Bailey is a Nina! She also looks for the treat first before she will do any training or tricks. If she can't see it or smell it, no tricks.


----------



## RuthMill (Jun 30, 2012)

Lola's eyes are on the prize though 

I love my girls sooooooo much!


----------



## Mazzapoo (Jul 28, 2013)

Lola's transfixed! I suspect Jenny is lurking too 🍰🍧🍭?


----------



## Tinman (Apr 23, 2013)

R and R are funny at treat time, they both sit like your girls Ruth, Ruby's paw automatically pings up & then when Ralph lifts his paw....... He just whacks ruby on the head with his!!


----------



## RuthMill (Jun 30, 2012)

Mazzapoo said:


> Lola's transfixed! I suspect Jenny is lurking too 🍰🍧🍭?


Those are Jenny's legs behind them! With Meg too


----------



## RuthMill (Jun 30, 2012)

Tinman said:


> R and R are funny at treat time, they both sit like your girls Ruth, Ruby's paw automatically pings up & then when Ralph lifts his paw....... He just whacks ruby on the head with his!!

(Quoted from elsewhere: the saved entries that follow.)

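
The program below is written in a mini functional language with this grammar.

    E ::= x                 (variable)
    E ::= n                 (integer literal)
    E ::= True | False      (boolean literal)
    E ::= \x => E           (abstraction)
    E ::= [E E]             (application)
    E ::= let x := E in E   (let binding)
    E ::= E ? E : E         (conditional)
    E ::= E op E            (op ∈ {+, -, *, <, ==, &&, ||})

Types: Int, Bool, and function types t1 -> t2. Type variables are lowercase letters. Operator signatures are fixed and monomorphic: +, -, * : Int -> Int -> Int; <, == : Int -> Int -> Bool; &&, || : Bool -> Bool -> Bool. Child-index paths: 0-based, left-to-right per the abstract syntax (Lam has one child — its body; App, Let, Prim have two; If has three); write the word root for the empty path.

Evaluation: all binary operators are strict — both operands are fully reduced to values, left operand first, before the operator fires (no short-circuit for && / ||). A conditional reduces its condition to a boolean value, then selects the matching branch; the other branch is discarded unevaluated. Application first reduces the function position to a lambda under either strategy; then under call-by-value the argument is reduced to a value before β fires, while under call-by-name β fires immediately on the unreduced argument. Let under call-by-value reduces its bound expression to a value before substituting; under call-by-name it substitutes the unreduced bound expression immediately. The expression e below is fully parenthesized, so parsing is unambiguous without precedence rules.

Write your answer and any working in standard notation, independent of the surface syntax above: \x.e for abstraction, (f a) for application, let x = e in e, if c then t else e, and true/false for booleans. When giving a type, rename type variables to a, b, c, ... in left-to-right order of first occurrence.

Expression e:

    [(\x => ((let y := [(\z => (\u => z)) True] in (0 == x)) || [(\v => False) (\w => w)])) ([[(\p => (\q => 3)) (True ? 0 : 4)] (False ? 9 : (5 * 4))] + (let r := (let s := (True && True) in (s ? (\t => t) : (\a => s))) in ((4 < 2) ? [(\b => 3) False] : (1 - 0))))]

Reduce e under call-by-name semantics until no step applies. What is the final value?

Working:
step 0: ((\x.((let y = ((\z.(\u.z)) true) in (0 == x)) || ((\v.false) (\w.w)))) ((((\p.(\q.3)) (if true then 0 else 4)) (if false then 9 else (5 * 4))) + (let r = (let s = (true && true) in (if s then (\t.t) else (\a.s))) in (if (4 < 2) then ((\b.3) false) else (1 - 0)))))
step 1: [beta@root] ((let y = ((\z.(\u.z)) true) in (0 == ((((\p.(\q.3)) (if true then 0 else 4)) (if false then 9 else (5 * 4))) + (let r = (let s = (true && true) in (if s then (\t.t) else (\a.s))) in (if (4 < 2) then ((\b.3) false) else (1 - 0)))))) || ((\v.false) (\w.w)))
step 2: [let@0] ((0 == ((((\p.(\q.3)) (if true then 0 else 4)) (if false then 9 else (5 * 4))) + (let r = (let s = (true && true) in (if s then (\t.t) else (\a.s))) in (if (4 < 2) then ((\b.3) false) else (1 - 0))))) || ((\v.false) (\w.w)))
step 3: [beta@0.1.0.0] ((0 == (((\q.3) (if false then 9 else (5 * 4))) + (let r = (let s = (true && true) in (if s then (\t.t) else (\a.s))) in (if (4 < 2) then ((\b.3) false) else (1 - 0))))) || ((\v.false) (\w.w)))
step 4: [beta@0.1.0] ((0 == (3 + (let r = (let s = (true && true) in (if s then (\t.t) else (\a.s))) in (if (4 < 2) then ((\b.3) false) else (1 - 0))))) || ((\v.false) (\w.w)))
step 5: [let@0.1.1] ((0 == (3 + (if (4 < 2) then ((\b.3) false) else (1 - 0)))) || ((\v.false) (\w.w)))
step 6: [delta@0.1.1.0] ((0 == (3 + (if false then ((\b.3) false) else (1 - 0)))) || ((\v.false) (\w.w)))
step 7: [if@0.1.1] ((0 == (3 + (1 - 0))) || ((\v.false) (\w.w)))
step 8: [delta@0.1.1] ((0 == (3 + 1)) || ((\v.false) (\w.w)))
step 9: [delta@0.1] ((0 == 4) || ((\v.false) (\w.w)))
step 10: [delta@0] (false || ((\v.false) (\w.w)))
step 11: [beta@1] (false || false)
step 12: [delta@root] false

Answer: false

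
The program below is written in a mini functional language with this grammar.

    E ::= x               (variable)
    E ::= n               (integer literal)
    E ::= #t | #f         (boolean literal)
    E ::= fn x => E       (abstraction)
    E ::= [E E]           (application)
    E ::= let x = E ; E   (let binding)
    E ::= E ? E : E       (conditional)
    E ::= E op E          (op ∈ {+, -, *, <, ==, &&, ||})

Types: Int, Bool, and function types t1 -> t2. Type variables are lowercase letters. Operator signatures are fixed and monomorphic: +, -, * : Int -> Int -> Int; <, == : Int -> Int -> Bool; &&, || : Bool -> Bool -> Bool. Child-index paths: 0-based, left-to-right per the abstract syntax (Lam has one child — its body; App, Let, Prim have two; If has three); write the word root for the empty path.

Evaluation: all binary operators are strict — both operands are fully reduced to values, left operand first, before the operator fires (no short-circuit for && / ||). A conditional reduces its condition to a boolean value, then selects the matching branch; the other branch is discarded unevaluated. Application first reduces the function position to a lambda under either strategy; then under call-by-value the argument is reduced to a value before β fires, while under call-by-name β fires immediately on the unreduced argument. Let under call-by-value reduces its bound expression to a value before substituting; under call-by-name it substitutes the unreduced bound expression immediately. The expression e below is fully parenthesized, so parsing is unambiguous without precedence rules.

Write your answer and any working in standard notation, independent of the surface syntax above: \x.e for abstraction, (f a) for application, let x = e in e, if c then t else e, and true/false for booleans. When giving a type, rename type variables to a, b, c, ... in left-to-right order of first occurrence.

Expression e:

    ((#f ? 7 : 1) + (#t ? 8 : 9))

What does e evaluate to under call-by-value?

Answer: 9

Working:
step 0: ((if false then 7 else 1) + (if true then 8 else 9))
step 1: [if@0] (1 + (if true then 8 else 9))
step 2: [if@1] (1 + 8)
step 3: [delta@root] 9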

Would love to see that in action!


----------



## Tinman (Apr 23, 2013)

RuthMill said:


> Would love to see that in action!


Ruth it is funny, I wish I could post videos.
Ruby's little paw comes up in an automatic salute!
Ralph just waves his paw about and pushes ruby on the head so he gets first treat!  x


----------



## erinafare (Dec 9, 2012)

Lovely picture Ruth love Ninas expression.
My Poppy's the same puts up her paw and pushes down the competition x


----------



## Tinman (Apr 23, 2013)

erinafare said:


> Lovely picture Ruth love Ninas expression.
> My Poppy's the same puts up her paw and pushes down the competition x


Ha that looks like a 'poo fest & exactly how Ralph is with poor (paw!!) little ruby, poor thing. But she never misses out!! X


----------



## RuthMill (Jun 30, 2012)

Tinman said:


> Ruth it is funny, I wish I could post videos.
> Ruby's little paw comes up in an automatic salute!
> Ralph just waves his paw about and pushes ruby on the head so he gets first treat!  x


I set a treat on each side of me. They always just go for their own!


----------



## 2ndhandgal (Aug 29, 2011)

Good girls 

I love the cat walking away in the background


----------



## Marzi (Sep 17, 2012)

2ndhandgal said:


> Good girls
> 
> I love the cat walking away in the background


Obviously I love the girls - but the cat made me laugh - if it had been one of Donna's cats it would have been sitting too...
If the cat had been smart she would have just wandered over and stolen the treats - even if it didn't want them - just to prove that she could .
It is Meg the cat, isn't it?


----------



## RuthMill (Jun 30, 2012)

Yes that's our Megster!


----------



## RuthMill (Jun 30, 2012)

She's a very timid cat, doesn't take the dogs on.


----------